Is "don't be an asshole when it's actually not helping the other person like you told yourself if you look closely" actually controversial enough on that site to be considered a troll?

Honestly, the article comes across to me as someone publicly acknowledging their shortcomings in an attempt to combat them. If that's trolling Russian developers that frequent that site... maybe they deserve to be trolled in that way?


> Is "don't be an asshole when it's actually not helping the other person like you told yourself if you look closely" actually controversial enough on that site to be considered a troll?

In Russia, yes.
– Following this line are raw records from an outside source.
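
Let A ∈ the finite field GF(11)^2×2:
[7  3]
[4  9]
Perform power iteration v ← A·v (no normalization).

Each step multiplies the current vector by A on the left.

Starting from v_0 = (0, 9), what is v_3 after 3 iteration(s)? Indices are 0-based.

v_0 = (0, 9).
v_1 = A·v_0 = (5, 4).
v_2 = A·v_1 = (3, 1).
v_3 = A·v_2 = (2, 10).

v_3 = (2, 10)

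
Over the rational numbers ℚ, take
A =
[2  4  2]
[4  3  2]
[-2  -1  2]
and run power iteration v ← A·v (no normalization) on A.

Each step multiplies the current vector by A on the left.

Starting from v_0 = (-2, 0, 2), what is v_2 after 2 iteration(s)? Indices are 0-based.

v_0 = (-2, 0, 2).
v_1 = A·v_0 = (0, -4, 8).
v_2 = A·v_1 = (0, 4, 20).

v_2 = (0, 4, 20)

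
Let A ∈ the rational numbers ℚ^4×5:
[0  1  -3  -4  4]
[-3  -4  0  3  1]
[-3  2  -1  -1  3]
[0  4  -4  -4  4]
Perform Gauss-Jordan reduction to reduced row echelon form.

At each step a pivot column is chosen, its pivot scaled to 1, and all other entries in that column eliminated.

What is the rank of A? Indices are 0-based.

rank = 4

[1] R0 <-> R1
[1] R0 /= -3  ⇒  (1, 4/3, 0, -1, -1/3)
     R2 -= -3·R0  ⇒  (0, 6, -1, -4, 2)
[2] R1 /= 1  ⇒  (0, 1, -3, -4, 4)
     R0 -= 4/3·R1  ⇒  (1, 0, 4, 13/3, -17/3)
     R2 -= 6·R1  ⇒  (0, 0, 17, 20, -22)
     R3 -= 4·R1  ⇒  (0, 0, 8, 12, -12)
[3] R2 /= 17  ⇒  (0, 0, 1, 20/17, -22/17)
     R0 -= 4·R2  ⇒  (1, 0, 0, -19/51, -25/51)
     R1 -= -3·R2  ⇒  (0, 1, 0, -8/17, 2/17)
     R3 -= 8·R2  ⇒  (0, 0, 0, 44/17, -28/17)
[4] R3 /= 44/17  ⇒  (0, 0, 0, 1, -7/11)
     R0 -= -19/51·R3  ⇒  (1, 0, 0, 0, -8/11)
     R1 -= -8/17·R3  ⇒  (0, 1, 0, 0, -2/11)
     R2 -= 20/17·R3  ⇒  (0, 0, 1, 0, -6/11)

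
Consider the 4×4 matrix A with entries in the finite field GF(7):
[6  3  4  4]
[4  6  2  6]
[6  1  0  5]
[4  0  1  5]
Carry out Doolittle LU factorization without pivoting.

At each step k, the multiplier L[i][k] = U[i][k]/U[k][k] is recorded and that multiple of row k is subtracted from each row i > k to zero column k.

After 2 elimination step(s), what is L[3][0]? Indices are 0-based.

[col 0] pivot 6
  R1 -= 3*R0 → (0, 4, 4, 1)  (L[1][0] := 3)
  R2 -= 1*R0 → (0, 5, 3, 1)  (L[2][0] := 1)
  R3 -= 3*R0 → (0, 5, 3, 0)  (L[3][0] := 3)
[col 1] pivot 4
  R2 -= 3*R1 → (0, 0, 5, 5)  (L[2][1] := 3)
  R3 -= 3*R1 → (0, 0, 5, 4)  (L[3][1] := 3)

L[3][0] = 3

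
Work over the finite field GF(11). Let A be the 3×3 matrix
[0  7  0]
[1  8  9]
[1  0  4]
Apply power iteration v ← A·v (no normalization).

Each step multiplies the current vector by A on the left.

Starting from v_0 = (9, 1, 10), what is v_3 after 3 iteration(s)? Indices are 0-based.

v_3 = (9, 6, 10)

v_0 = (9, 1, 10).
v_1 = A·v_0 = (7, 8, 5).
v_2 = A·v_1 = (1, 6, 5).
v_3 = A·v_2 = (9, 6, 10).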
Like the OP comment author, I'm familiar with both IT cultures, and there's a dramatic differences in the amount of politeness.

I have actually seen people get into a physical fight because of work-related dispute, more than once.
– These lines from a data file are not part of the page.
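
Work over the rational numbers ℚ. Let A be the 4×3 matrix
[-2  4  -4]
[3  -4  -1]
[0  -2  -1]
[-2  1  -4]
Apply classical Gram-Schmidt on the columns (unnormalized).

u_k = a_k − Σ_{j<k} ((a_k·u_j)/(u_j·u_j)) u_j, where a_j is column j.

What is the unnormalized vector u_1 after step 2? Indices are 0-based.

Step 1: u_0 = a_0 = (-2, 3, 0, -2).
Step 2: u_1 = a_1 − (-22/17)·u_0 = (24/17, -2/17, -2, -27/17).

u_1 = (24/17, -2/17, -2, -27/17)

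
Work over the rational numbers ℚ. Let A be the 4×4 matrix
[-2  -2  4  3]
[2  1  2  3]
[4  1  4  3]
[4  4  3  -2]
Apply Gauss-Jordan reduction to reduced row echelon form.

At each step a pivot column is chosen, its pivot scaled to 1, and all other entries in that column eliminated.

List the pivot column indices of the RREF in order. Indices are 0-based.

step 1: normalize row 0 (÷-2) = (1, 1, -2, -3/2)
  row 1: subtract 2×row0 = (0, -1, 6, 6)
  row 2: subtract 4×row0 = (0, -3, 12, 9)
  row 3: subtract 4×row0 = (0, 0, 11, 4)
step 2: normalize row 1 (÷-1) = (0, 1, -6, -6)
  row 0: subtract 1×row1 = (1, 0, 4, 9/2)
  row 2: subtract -3×row1 = (0, 0, -6, -9)
step 3: normalize row 2 (÷-6) = (0, 0, 1, 3/2)
  row 0: subtract 4×row2 = (1, 0, 0, -3/2)
  row 1: subtract -6×row2 = (0, 1, 0, 3)
  row 3: subtract 11×row2 = (0, 0, 0, -25/2)
step 4: normalize row 3 (÷-25/2) = (0, 0, 0, 1)
  row 0: subtract -3/2×row3 = (1, 0, 0, 0)
  row 1: subtract 3×row3 = (0, 1, 0, 0)
  row 2: subtract 3/2×row3 = (0, 0, 1, 0)

pivot columns: 0, 1, 2, 3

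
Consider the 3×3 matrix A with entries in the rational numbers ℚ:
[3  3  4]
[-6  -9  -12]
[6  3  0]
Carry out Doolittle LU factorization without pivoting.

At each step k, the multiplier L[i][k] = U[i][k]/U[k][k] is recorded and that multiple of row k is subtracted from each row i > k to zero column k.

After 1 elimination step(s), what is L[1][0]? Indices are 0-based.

Step 1: pivot at (0,0) is 3.
  row1 ← row1 − (-2)·row0  ⇒  L[1][0]=-2, U row1=(0, -3, -4)
  row2 ← row2 − (2)·row0  ⇒  L[2][0]=2, U row2=(0, -3, -8)

L[1][0] = -2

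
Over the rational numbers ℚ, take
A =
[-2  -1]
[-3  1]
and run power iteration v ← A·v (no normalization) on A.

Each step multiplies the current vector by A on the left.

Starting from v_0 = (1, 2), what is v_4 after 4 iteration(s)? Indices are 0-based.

v_4 = (74, 71)

v_0 = (1, 2).
v_1 = A·v_0 = (-4, -1).
v_2 = A·v_1 = (9, 11).
v_3 = A·v_2 = (-29, -16).
v_4 = A·v_3 = (74, 71).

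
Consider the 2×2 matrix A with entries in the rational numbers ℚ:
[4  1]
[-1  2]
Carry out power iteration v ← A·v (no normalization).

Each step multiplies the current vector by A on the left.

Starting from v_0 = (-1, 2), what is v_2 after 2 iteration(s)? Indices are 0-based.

v_0 = (-1, 2).
v_1 = A·v_0 = (-2, 5).
v_2 = A·v_1 = (-3, 12).

v_2 = (-3, 12)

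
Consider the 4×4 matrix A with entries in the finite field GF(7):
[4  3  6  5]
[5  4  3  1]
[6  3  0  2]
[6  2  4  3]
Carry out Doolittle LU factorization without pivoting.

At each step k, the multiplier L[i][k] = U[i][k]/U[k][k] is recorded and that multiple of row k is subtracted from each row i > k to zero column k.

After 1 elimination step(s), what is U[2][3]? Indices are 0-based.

U[2][3] = 5

k=0: U[0][0]=4
  eliminate (1,0): mult=3, new row 1: (0, 2, 6, 0); set L[1][0]=3
  eliminate (2,0): mult=5, new row 2: (0, 2, 5, 5); set L[2][0]=5
  eliminate (3,0): mult=5, new row 3: (0, 1, 2, 6); set L[3][0]=5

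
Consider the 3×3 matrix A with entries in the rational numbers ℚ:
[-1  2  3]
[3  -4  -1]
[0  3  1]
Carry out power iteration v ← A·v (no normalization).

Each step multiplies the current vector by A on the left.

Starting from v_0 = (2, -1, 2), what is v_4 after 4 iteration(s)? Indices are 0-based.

v_4 = (56, -364, 278)

v_0 = (2, -1, 2).
v_1 = A·v_0 = (2, 8, -1).
v_2 = A·v_1 = (11, -25, 23).
v_3 = A·v_2 = (8, 110, -52).
v_4 = A·v_3 = (56, -364, 278).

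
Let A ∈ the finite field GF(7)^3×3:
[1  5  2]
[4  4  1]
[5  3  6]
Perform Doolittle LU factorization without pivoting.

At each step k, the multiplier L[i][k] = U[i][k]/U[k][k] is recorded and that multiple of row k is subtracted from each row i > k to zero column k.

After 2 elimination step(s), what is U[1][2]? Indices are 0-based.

Step 1: pivot at (0,0) is 1.
  row1 ← row1 − (4)·row0  ⇒  L[1][0]=4, U row1=(0, 5, 0)
  row2 ← row2 − (5)·row0  ⇒  L[2][0]=5, U row2=(0, 6, 3)
Step 2: pivot at (1,1) is 5.
  row2 ← row2 − (4)·row1  ⇒  L[2][1]=4, U row2=(0, 0, 3)

U[1][2] = 0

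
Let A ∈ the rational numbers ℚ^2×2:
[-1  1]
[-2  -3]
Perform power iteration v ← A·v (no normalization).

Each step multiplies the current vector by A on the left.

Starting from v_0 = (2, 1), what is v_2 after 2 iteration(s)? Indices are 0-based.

v_2 = (-6, 23)

v_0 = (2, 1).
v_1 = A·v_0 = (-1, -7).
v_2 = A·v_1 = (-6, 23).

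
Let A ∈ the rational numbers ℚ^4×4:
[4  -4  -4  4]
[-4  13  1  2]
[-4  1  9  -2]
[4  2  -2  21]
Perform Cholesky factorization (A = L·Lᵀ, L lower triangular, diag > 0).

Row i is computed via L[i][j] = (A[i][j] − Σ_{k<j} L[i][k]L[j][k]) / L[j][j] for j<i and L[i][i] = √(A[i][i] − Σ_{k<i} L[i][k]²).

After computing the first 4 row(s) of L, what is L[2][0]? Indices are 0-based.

L[2][0] = -2

Step 1: L[0][0] = √(4) = 2.
  L[1][0] = (-4) / L[0][0] = -2.
Step 2: L[1][1] = √(9) = 3.
  L[2][0] = (-4) / L[0][0] = -2.
  L[2][1] = (-3) / L[1][1] = -1.
Step 3: L[2][2] = √(4) = 2.
  L[3][0] = (4) / L[0][0] = 2.
  L[3][1] = (6) / L[1][1] = 2.
  L[3][2] = (4) / L[2][2] = 2.
Step 4: L[3][3] = √(9) = 3.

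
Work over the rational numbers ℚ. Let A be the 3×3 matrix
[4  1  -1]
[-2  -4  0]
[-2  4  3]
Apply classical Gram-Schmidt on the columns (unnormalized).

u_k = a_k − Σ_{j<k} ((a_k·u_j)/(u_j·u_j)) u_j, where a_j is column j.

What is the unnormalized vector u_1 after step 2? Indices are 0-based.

u_1 = (1/3, -11/3, 13/3)

Step 1: u_0 = a_0 = (4, -2, -2).
Step 2: u_1 = a_1 − (1/6)·u_0 = (1/3, -11/3, 13/3).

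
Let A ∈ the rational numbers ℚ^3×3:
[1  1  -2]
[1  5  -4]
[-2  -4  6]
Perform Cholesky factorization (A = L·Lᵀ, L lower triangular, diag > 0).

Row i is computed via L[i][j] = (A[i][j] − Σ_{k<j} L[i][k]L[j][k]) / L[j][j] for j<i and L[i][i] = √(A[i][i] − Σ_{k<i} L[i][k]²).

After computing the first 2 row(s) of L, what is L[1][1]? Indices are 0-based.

Step 1: L[0][0] = √(1) = 1.
  L[1][0] = (1) / L[0][0] = 1.
Step 2: L[1][1] = √(4) = 2.

L[1][1] = 2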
That's interesting; the article did seem like something more common in Russian and other East European cultures. Maybe it's a side effect of intellectualism being more highly valued (a good thing) but then leads to these superiority contests where "good enough" is derided if it is not done in some intellectually interesting way. Which can be a disadvantage in software engineering.
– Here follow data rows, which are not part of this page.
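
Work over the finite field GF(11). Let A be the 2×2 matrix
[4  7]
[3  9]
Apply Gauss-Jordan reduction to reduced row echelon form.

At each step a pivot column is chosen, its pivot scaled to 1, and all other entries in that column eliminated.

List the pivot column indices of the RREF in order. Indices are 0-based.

pivot columns: 0, 1

[1] R0 /= 4  ⇒  (1, 10)
     R1 -= 3·R0  ⇒  (0, 1)
[2] R1 /= 1  ⇒  (0, 1)
     R0 -= 10·R1  ⇒  (1, 0)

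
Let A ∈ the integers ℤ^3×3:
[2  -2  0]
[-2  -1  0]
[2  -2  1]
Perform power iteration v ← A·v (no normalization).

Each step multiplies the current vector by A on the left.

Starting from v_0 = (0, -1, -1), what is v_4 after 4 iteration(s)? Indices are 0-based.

v_4 = (26, -29, 43)

v_0 = (0, -1, -1).
v_1 = A·v_0 = (2, 1, 1).
v_2 = A·v_1 = (2, -5, 3).
v_3 = A·v_2 = (14, 1, 17).
v_4 = A·v_3 = (26, -29, 43).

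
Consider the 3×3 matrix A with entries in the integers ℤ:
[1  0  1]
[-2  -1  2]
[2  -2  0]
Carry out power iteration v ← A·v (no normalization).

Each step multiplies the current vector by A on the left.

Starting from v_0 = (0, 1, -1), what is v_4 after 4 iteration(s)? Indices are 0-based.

v_0 = (0, 1, -1).
v_1 = A·v_0 = (-1, -3, -2).
v_2 = A·v_1 = (-3, 1, 4).
v_3 = A·v_2 = (1, 13, -8).
v_4 = A·v_3 = (-7, -31, -24).

v_4 = (-7, -31, -24)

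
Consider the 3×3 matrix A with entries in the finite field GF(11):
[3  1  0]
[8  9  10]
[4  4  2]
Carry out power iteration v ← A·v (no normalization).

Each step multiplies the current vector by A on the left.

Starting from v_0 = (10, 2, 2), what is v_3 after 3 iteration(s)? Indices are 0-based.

v_3 = (5, 5, 2)

v_0 = (10, 2, 2).
v_1 = A·v_0 = (10, 8, 8).
v_2 = A·v_1 = (5, 1, 0).
v_3 = A·v_2 = (5, 5, 2).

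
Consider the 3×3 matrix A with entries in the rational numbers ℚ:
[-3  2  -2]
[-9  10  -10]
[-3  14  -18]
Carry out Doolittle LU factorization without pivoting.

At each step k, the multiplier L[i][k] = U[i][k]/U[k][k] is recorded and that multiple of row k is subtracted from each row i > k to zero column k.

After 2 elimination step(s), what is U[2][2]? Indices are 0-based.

U[2][2] = -4

k=0: U[0][0]=-3
  eliminate (1,0): mult=3, new row 1: (0, 4, -4); set L[1][0]=3
  eliminate (2,0): mult=1, new row 2: (0, 12, -16); set L[2][0]=1
k=1: U[1][1]=4
  eliminate (2,1): mult=3, new row 2: (0, 0, -4); set L[2][1]=3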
> I have actually seen people get into a physical fight because of work-related dispute, more than once.

Do tell, please


Probably some tabs vs spaces issue.


You shut your big fat pie hole. Spaces.


Why're you necro'ing just to be wrong?


The article is actually really useful; it’s a good example of how to not think of code reviews. If you relate to any of the text except for the last three lines, it means you’re reflecting on and running code reviews wrong.

A code review is an opportunity for the reviewer to learn about someone else’s coding style and improve it when necessary, and the reviewee to learn their flaws and just how other people see their code. Because everyone has their own viewpoint with their own flaws. Not an opportunity for the code reviewer to show that he’s smarter, or the reviewee to be “humiliated” that his code isn’t perfect.


This is the epitome of taking good from things even-though you know it is total garbage. ;)


I read your comment, and then the article, and honestly, the article makes a lot of good points.

I had precisely one boss who was an asshole code reviewer - and the worst is that by then I was a far better programmer than he was, because he was crazy.

(Random example of many - he personally adopted a "foveal coding style" which meant that he pressed return at the first possible moment after 40 characters. Yes, 40. To achieve that, he had a whole glossary of local variable names, all starting with the same prefix, that you needed to learn to read his code - slea, sleb, slec, sled, slee, slef, etc. "sle" stood for serialized ledger entry, except that none of these were serialized and most weren't ledger entries...)

Even knowing he was an idiot, these abusive code reviews were surprisingly hard on me, particularly since I got forced to do a lot of stupid things with my name on it.

I started to get panic attacks, and they lasted for years.

I made a girl cry once with a code review when I was being purely formal - "this cannot work", that sort of thing. Maybe she was somewhat oversensitive, _but_ she was definitely overwhelmed by her new job, and it was not productive! It was just a mistake on my part.

So I am "brutal" and incredibly detailed in code reviews _but_ I'm also friendly and chatty and explain how I have also made that error in the past, which I certainly have because I have made a huge number of errors!, and tips on how to avoid these issues in the future, as well as some sort of programming language suggestion if appropriate.

People seem to really like it. I get a lot of kind words. It makes it much more fun if you see this as a collaborative game whose idea is to get the highest group scope than a competition.

(Also, it's the rare code review that I don't catch some actual bug in the code that would lead to wrong results, and if you point it out nicely, people really appreciate not having to debug that later.)


I was under the impression that the author was going for an Underground Man vibe.